Elia Suleiman roda o mundo em busca de sua Palestina


O cineasta palestino Elia Suleiman veio ao Brasil em outubro passado, quando foi homenageado com o Prêmio Humanidade pela Mostra de São Paulo. Suleiman teve direito a uma retrospectiva de seus filmes e apresentou o mais recente deles, O paraíso deve ser aqui, que recebeu o Prêmio Especial do Júri no Festival de Cannes, em maio, e agora entrou em cartaz no circuito comercial brasileiro. Em BH, está em cartaz no Cine Belas Artes (Sala 3, 19h30). O filme tem a participação do ator mexicano Gael García Bernal.



Suleiman faz o próprio papel, o de um cineasta que viaja pelo mundo falando sobre a Palestina e buscando financiamento para a próxima produção. De um produtor francês, ouve a pérola: "O filme não é suficientemente palestino". Mas se é dele, com ele, um filme já é palestino por natureza. Com base numa decisão da Academia de Artes e Ciências Cinematográficas de Hollywood, o diretor ganhou o direito de concorrer ao Oscar, embora a Palestina não seja reconhecida como país. Suleiman pode dizer: "A Palestina sou eu".

Em Belém, Paris ou Nova York, o Suleiman de O paraíso deve ser aqui é sempre um observador do absurdo do mundo. Ele quase não fala. Olha, e nisso seu cinema se aproxima de outros artistas também considerados inclassificáveis – o francês Jacques Tati, criador do emblemático M. Hulot, o georgiano Otar Iosseliani, cuja obra em grande parte se desenvolve na França.
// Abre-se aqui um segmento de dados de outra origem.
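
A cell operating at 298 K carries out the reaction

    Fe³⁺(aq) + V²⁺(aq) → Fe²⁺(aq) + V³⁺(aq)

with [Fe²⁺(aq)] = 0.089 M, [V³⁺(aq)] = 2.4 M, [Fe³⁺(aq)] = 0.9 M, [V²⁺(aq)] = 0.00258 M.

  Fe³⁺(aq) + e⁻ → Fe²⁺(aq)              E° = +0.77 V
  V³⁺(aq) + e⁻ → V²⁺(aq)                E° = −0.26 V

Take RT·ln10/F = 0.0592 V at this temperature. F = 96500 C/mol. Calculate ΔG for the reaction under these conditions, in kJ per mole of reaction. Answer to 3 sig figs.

−88.2 kJ/mol

With Fe³⁺/Fe²⁺ reduced at the cathode, E°cell = +0.77 − (−0.26) = +1.03 V and n = 1.
Q = ([Fe²⁺(aq)]·[V³⁺(aq)]) / ([Fe³⁺(aq)]·[V²⁺(aq)]) = 92, so log Q = 1.964 and E = +1.03 − (0.0592/1)(1.964) = +0.9137 V.
Finally ΔG = −nFE = −(1)(96500 C/mol)(+0.9137 V) = −88.2 kJ/mol.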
Suleiman é um autor de filmes considerados políticos, mas relativiza essa afirmação. "Faço filmes para compartilhar o prazer pelas imagens, não em prol da educação política. Sempre acreditei que o diretor que se coloca na posição de quem vai ensinar está destinado ao fracasso. Não sou professor, sou um artista. E tenho outra crença: nenhum filme termina com a palavra ‘Fim’."



O ideal é que ele continue com o espectador e, para atingir seu objetivo – criar uma imagem que o público tenha prazer em compartilhar –, Suleiman vale-se de uma narrativa episódica. O repórter arrisca uma pergunta durante a entrevista que o cineasta lhe concede: os esquetes são tão independentes que poderiam ser mostrados em outra ordem, não?. "Acredite, chegar ao filme como está me deu muito trabalho. É uma questão de ritmo, mais que de linearidade narrativa. Mas se acha que poderia montar de forma diferente, vá em frente. Tente!"

CAFÉ 

Um homem (o protagonista) acompanha a movimentação de policiais sentado num café, em Paris. Briga com um passarinho que invade seu apartamento. Assiste, meio perplexo, à movimentação das pessoas tentando achar cadeira vaga num parque. Tanques e helicópteros invadem Paris. Por quê? Famílias num supermercado vão às compras armadas. Policiais comparam os respectivos óculos de sol, e os gestos concentram o foco, até que se percebe, no banco de trás, uma mulher amordaçada. O mundo é absurdo, e Suleiman sabe disso.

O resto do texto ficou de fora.